Pinto Bandeira e Rio Grande do Sul - A ocupação de uma escola municipal desativada por um grupo indígena, na localidade de São Gabriel, em Pinto Bandeira, aguarda uma solução por via institucional. Conforme informações atualizadas, uma reunião entre a Prefeitura Municipal e a Fundação Nacional dos Povos Indígenas (Funai) está marcada para as primeiras horas da tarde desta segunda-feira (12), na sede do governo municipal.
A Brigada Militar registrou o atendimento à ocorrência às 6h19 de hoje, após receber uma ligação informando que dois veículos com indígenas haviam acessado a escola desativada na Linha 40. Guarnições deslocadas ao local constataram a presença de aproximadamente 20 pessoas, incluindo adultos e crianças.
A moradora de Pinto Bandeira, Ana Cristine Ferrari, em entrevista ao Portal Leouve, afirmou que os moradores foram surpreendidos pela invasão. “Estamos aflitos. Temos, ao redor da edificação, todo um patrimônio da comunidade. Esperamos que as coisas se normalizem dentro do possível e da melhor maneira”.
Segundo ainda outro morador da comunidade, a convivência com os indígenas locais é tranquila. “Eles trabalham aí ao redor, então nesse lado tranquilo, nunca teve problema nenhum com eles assim”, disse Zauri. Por outro lado, ele discorda do método utilizado para as reinvindicações: “Acho que não é por aí. Aqui é um lugar do pessoal daqui, de curtir e conviver, então é meio complicado”.
Mediação inicial sem acordo
Segundo o boletim da Brigada Militar, o procurador do município esteve no local em uma primeira tentativa de intermediação, mas não obteve êxito. Diante do impasse, um representante da Funai foi acionado e está se deslocando da capital, Porto Alegre, para atuar como mediador na crise.
As equipes policiais permanecem no local com o objetivo de preservar a segurança de todos os envolvidos e evitar conflitos. Até o momento, não há registros de atos de violência, feridos ou danos ao patrimônio público.

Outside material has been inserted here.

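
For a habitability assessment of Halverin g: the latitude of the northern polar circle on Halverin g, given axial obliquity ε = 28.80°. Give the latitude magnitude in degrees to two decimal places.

The polar circle is the lowest latitude that experiences at least one full rotation of continuous daylight at the northern-summer solstice; it lies at |φ| = 90° − ε = 90° − 28.80° = 61.20°.

61.20°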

Aguardando o diálogo oficial
A expectativa das autoridades é que a reunião formal entre a administração municipal e a Funai defina os próximos passos para resolver a ocupação. A Presença do órgão federal especializado é considerada crucial para uma negociação que respeite os direitos dos indígenas e a legalidade em relação ao bem público.
A motivação específica do grupo para a ocupação ainda não foi divulgada oficialmente. A escola está desativada há vários meses e era utilizada apenas eventualmente pela comunidade.
Segundo informações apuradas pela reportagem, o grupo vivia morando de aluguel e trabalhava na região. Uma das reinvindicações seria uma propriedade definitiva para moradia das famílias.
A situação segue em aberto, com o desfecho dependendo do resultado das negociações que se iniciarão na parte da tarde. A reportagem acompanha os desdobramentos e trará novas informações assim que houver um posicionamento oficial conjunto.